Ce magistrat a rendu compte des plaidoiries dans le délibéré de la Cour, composée de :
Mme Nicole Cochet, Première Présidente de chambre
Mme Marie-Françoise d'ARDAILHON MIRAMON, Présidente de chambre
Mme Estelle MOREAU, Conseillère
Greffière lors des débats : Mme Sarah-Lisa GILBERT
ARRÊT :
- contradictoire
- par mise à disposition de l'arrêt au greffe de la Cour, les parties en ayant été préalablement avisées dans les conditions prévues au deuxième alinéa de l'article 450 du code de procédure civile.
- signé par Mme Marie-Françoise d'ARDAILHON MIRAMON Présidente de chambre pour Mme Nicole Cochet, Première Présidente de chambre empêchée, et par Florence GREGORI, Greffière présente lors de la mise à disposition.
* * * * *
Après des contrats de missions temporaires puis des contrats à durée déterminée, M. [S] [Y] a été embauché par la Sas Aerolis, en qualité de conducteur-receveur, par contrat à durée indéterminée à compter du 10 janvier 2011.
Il a été mis à pied à titre conservatoire le 7 février 2011 et s'est vu notifier, le 25 février suivant, un licenciement pour faute grave, son employeur formulant trois griefs :
- l'encaissement d'espèces, dans le car, sans remise au voyageur d'un titre de transport correspondant, cette man'uvre permettant au conducteur de conserver certaines recettes payées par les voyageurs, grief révélé par le contrôle opéré par la société Scat, spécialisée dans le contrôle de la fraude des voyageurs dans les transports publics, à l'occasion de contrôles effectués à bord des cars de la société Aerolis,
- la réclamation d'un couple de voyageurs se plaignant que M. [Y] leur aurait remis un reçu ne correspondant pas à leur voyage alors qu'il avait encaissé le montant de deux trajets,
- la récupération d'un ticket de carte bleue provenant d'un règlement effectué sur le service 417, alors qu'il était affecté au service 418 et ce, afin de minorer le montant en espèces à restituer à l'entreprise.

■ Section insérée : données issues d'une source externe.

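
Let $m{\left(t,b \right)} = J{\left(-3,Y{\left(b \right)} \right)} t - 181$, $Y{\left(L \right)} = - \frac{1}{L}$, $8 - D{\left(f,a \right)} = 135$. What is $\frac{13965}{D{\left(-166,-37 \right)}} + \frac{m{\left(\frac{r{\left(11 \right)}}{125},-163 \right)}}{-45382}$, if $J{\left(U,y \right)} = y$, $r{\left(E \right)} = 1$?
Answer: $- \frac{6456192050626}{58715798875} \approx -109.96$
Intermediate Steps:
$D{\left(f,a \right)} = -127$ ($D{\left(f,a \right)} = 8 - 135 = -127$)
$m{\left(t,b \right)} = -181 - \frac{t}{b}$ ($m{\left(t,b \right)} = - \frac{1}{b} t - 181 = - \frac{t}{b} - 181 = -181 - \frac{t}{b}$)
$\frac{13965}{D{\left(-166,-37 \right)}} + \frac{m{\left(\frac{r{\left(11 \right)}}{125},-163 \right)}}{-45382} = \frac{13965}{-127} + \frac{-181 - \frac{1 \cdot \frac{1}{125}}{-163}}{-45382} = 13965 \left(- \frac{1}{127}\right) + \left(-181 - 1 \cdot \frac{1}{125} \left(- \frac{1}{163}\right)\right) \left(- \frac{1}{45382}\right) = - \frac{13965}{127} + \left(-181 - \frac{1}{125} \left(- \frac{1}{163}\right)\right) \left(- \frac{1}{45382}\right) = - \frac{13965}{127} + \left(-181 + \frac{1}{20375}\right) \left(- \frac{1}{45382}\right) = - \frac{13965}{127} - - \frac{1843937}{462329125} = - \frac{13965}{127} + \frac{1843937}{462329125} = - \frac{6456192050626}{58715798875}$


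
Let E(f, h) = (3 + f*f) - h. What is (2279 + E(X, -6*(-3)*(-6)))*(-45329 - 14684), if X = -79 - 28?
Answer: -830519907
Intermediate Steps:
X = -107
E(f, h) = 3 + f**2 - h (E(f, h) = (3 + f**2) - h = 3 + f**2 - h)
(2279 + E(X, -6*(-3)*(-6)))*(-45329 - 14684) = (2279 + (3 + (-107)**2 - (-6*(-3))*(-6)))*(-45329 - 14684) = (2279 + (3 + 11449 - 18*(-6)))*(-60013) = (2279 + (3 + 11449 - 1*(-108)))*(-60013) = (2279 + (3 + 11449 + 108))*(-60013) = (2279 + 11560)*(-60013) = 13839*(-60013) = -830519907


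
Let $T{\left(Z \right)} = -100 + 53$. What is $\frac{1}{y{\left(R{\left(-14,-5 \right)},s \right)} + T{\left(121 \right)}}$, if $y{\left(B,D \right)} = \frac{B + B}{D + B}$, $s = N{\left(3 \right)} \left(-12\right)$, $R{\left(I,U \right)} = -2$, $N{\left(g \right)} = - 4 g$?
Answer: $- \frac{71}{3339} \approx -0.021264$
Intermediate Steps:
$s = 144$ ($s = \left(-4\right) 3 \left(-12\right) = \left(-12\right) \left(-12\right) = 144$)
$y{\left(B,D \right)} = \frac{2 B}{B + D}$
$T{\left(Z \right)} = -47$
$\frac{1}{y{\left(R{\left(-14,-5 \right)},s \right)} + T{\left(121 \right)}} = \frac{1}{2 \left(-2\right) \frac{1}{-2 + 144} - 47} = \frac{1}{2 \left(-2\right) \frac{1}{142} - 47} = \frac{1}{- \frac{2}{71} - 47} = \frac{1}{- \frac{3339}{71}} = - \frac{71}{3339}$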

D'autres salariés étaient également licenciés sur le fondement des contrôles effectués par la société Scat. A cette occasion, les représentants du personnel apprenaient qu'une société privée était intervenue pour assurer des contrôles des voyageurs et des salariés, et ce en violation de l'obligation d'information et de consultation du comité d'entreprise.
Estimant leurs licenciements irréguliers, M. [Y] et trois autres salariés ont demandé à M. [B] [R] de les représenter devant le bureau de jugement du conseil de prud'hommes de Villeneuve-Saint- Georges, lequel a été saisi en la forme des référés, au visa de l'article L.2313-2 du code du travail, au motif que l'employeur avait utilisé un mode de preuve illicite.
Le conseil de prud'hommes de Villeneuve-Saint-Georges, saisi d'une exception d'incompétence, s'est déclaré incompétent au profit du conseil de prud'hommes de Meaux par jugement du 2 décembre 2011 et sur contredit formé au nom des salariés par M. [R], la cour d'appel de Paris, par arrêt du 20 décembre 2012, a déclaré le conseil de prud'hommes de Villeneuve- Saint-Georges compétent et, à la demande des salariés, a accepté d'évoquer le litige.
Par arrêt du 5 juillet 2013, la cour a retenu que la Sas Aerolis avait rapporté les faits qui ont motivé le licenciement pour faute grave par un moyen de preuve illicite mais a considéré que M. [Y] ne faisait état de la violation d'aucune liberté ou droit fondamental et l'a débouté de ses demandes d'annulation de son licenciement, de réintégration dans l'entreprise et de condamnation de la Sas Aerolis à lui verser des dommages et intérêts.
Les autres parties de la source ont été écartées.